But, when i touch the area outside the popover, the existing popover gets dismissed but i couldn't retrieve the cell index i've selected. Is there any way to dismiss an existing popover and show another popover in a single touch in ipad?

Solved the Problem

I've got the solution by setting passthroughView of the popover as the tableview in which i want to display the popover.

I had a similar problem, but I couldn't use passthroughView because I wanted my new popover be over the old one.
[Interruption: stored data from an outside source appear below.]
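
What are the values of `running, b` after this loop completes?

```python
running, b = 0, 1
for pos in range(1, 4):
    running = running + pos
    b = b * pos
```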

So I used setContentViewController method.

I have a SplitViewController, that shows SettingsViewController in a popoverController and it can show a LoginViewController in the same popover, when user clicks a button in SettingsViewController.

This method is located in SplitViewController:

- (void)showLoginViewController
{
  if ( ! _myPopoverController.isPopoverVisible) {
    _myPopoverController = [[UIPopoverController alloc] initWithContentViewController:self.loginViewController];
    [_myPopoverController presentPopoverFromRect:popoverOriginRect inView:self.view permittedArrowDirections:0 animated:YES];
  }
  else {
    [_myPopoverController setContentViewController:self.loginViewController animated:YES];
  }
}

I have a property in a SplitViewController:

@property (nonatomic, strong) UIPopoverController *myPopoverController;

It is essential not to create a new instance of _myPopoverController but to set ContentViewController in old instance. It is a good practice to store PopoverController in a strong property, since it must not be deallocated while visible.